Our fourth element of the how. Collaboration between government and private sector, and within the private sector. Our countries have done it before with positive effect. We recall two examples. One, when it became clear in the early 1970s that the United Kingdom would join the European Economic Community (EEC) the fate of the Commonwealth Trade Preferences became a major issue. This was the arrangement under which the Commonwealth Caribbean’s major agricultural, and agro-based exports-sugar, bananas, and rum-entered the United Kingdom’s market duty and quota-free. UK exporters enjoyed similar access conditions in Caribbean markets. EEC rules required that preferences received or extended by a member, be extended to all EEC members, without reciprocity by the community. The UK had either to extend or abandon the Commonwealth Preferences. Either way was a looming man-induced disaster for the Caribbean’s agricultural exports and its customs revenue.

The Caribbean Common Market (CARICOM) decided it had to engage the EEC. But, it had only one product, sugar, which was of strategic interest to the EEC. It was an important but not a major supplier to Europe. The Region had to act for survival.

In the 18-month period, July 1973 to December 1974, the Caribbean, under the leadership of Shridath Ramphal, and P.J. Patterson, supported by CARICOM Secretariat, among other things:

• Persuaded African states, including, Nigeria, the French-speaking States, the English-speaking East African states, and Mauritius; and Pacific Islands such as Fiji to form an African, Caribbean, and Pacific group to negotiate with the EEC.

• Forced the EEC to abandon its Arusha and Younde arrangements and negotiate with the ACP as a Group.

• Led the negotiations and concluded a new agreement between the ACP and the EEC. In addition to trade cooperation, the agreement included industrial cooperation, and financial and technical cooperation, provisions not included in any previous agreement between the EEC and a developing country.

• Having the agreement signed in one of the ACP countries, Togo on February 28, 1975. The agreement, The Lome 1 Convention, was universally hailed as a model for agreements between developed and developing countries.

In the early years of the 1990s Caribbean tourism was on a sharp downward spiral.

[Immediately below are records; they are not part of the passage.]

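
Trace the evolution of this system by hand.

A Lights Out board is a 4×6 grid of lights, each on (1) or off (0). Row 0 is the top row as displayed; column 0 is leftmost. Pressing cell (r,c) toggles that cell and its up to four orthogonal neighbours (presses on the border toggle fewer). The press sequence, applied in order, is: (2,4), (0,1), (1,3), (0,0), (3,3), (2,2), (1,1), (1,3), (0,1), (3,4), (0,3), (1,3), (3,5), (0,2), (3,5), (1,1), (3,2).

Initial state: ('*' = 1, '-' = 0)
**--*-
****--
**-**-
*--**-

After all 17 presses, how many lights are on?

[0] **--*-
****--
**-**-
*--**-
[1] **--*-
*****-
**---*
*--*--
[2] --*-*-
*-***-
**---*
*--*--
[3] --***-
*-----
**-*-*
*--*--
[4] *****-
------
**-*-*
*--*--
[5] *****-
------
**---*
*-*-*-
[6] *****-
--*---
*-**-*
*---*-
[7] *-***-
**----
****-*
*---*-
[8] *-*-*-
*****-
***--*
*---*-
[9] -*--*-
*-***-
***--*
*---*-
[10] -*--*-
*-***-
***-**
*--*-*
[11] -***--
*-*-*-
***-**
*--*-*
[12] -**---
*--*--
******
*--*-*
[13] -**---
*--*--
*****-
*--**-
[14] ---*--
*-**--
*****-
*--**-
[15] ---*--
*-**--
******
*--*-*
[16] -*-*--
-*-*--
*-****
*--*-*
[17] -*-*--
-*-*--
*--***
***--*

12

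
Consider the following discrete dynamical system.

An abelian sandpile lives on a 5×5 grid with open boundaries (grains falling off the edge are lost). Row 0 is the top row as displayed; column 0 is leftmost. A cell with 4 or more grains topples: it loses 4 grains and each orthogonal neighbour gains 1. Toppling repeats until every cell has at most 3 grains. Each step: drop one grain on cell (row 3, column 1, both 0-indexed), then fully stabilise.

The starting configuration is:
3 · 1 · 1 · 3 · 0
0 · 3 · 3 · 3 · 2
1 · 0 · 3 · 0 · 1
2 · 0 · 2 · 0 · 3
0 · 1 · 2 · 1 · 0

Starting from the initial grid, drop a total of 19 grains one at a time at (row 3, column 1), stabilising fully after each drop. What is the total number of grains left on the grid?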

This was a potential economic crisis given the dominant role of tourism in several Member States. The Governments and the various arms of the tourism private sector, except for the Cruise component, supported by the CARICOM and CTO secretariats held a tourism summit in The Bahamas. The main decision was to develop and execute a jointly funded ‘regional market promotion programme’. The programme was developed and implemented with expedition. All parties, except for the cruise sector, made their contribution to the budget. The result was immediate. In the first year the performance of all countries and segments of the industry, including the cruise segment, improved markedly.

Crisis averted. The experiment was not repeated. The performance dipped the next year.

CARICOM leaders in the public and private sectors, the ‘wolves’ are all tearing at the region. Arise in unison. Identify, support, and deploy the region’s best minds, wherever located, to assist collaboratively to help address the challenges. There are technologies and systems that the predecessors did not have when they acted.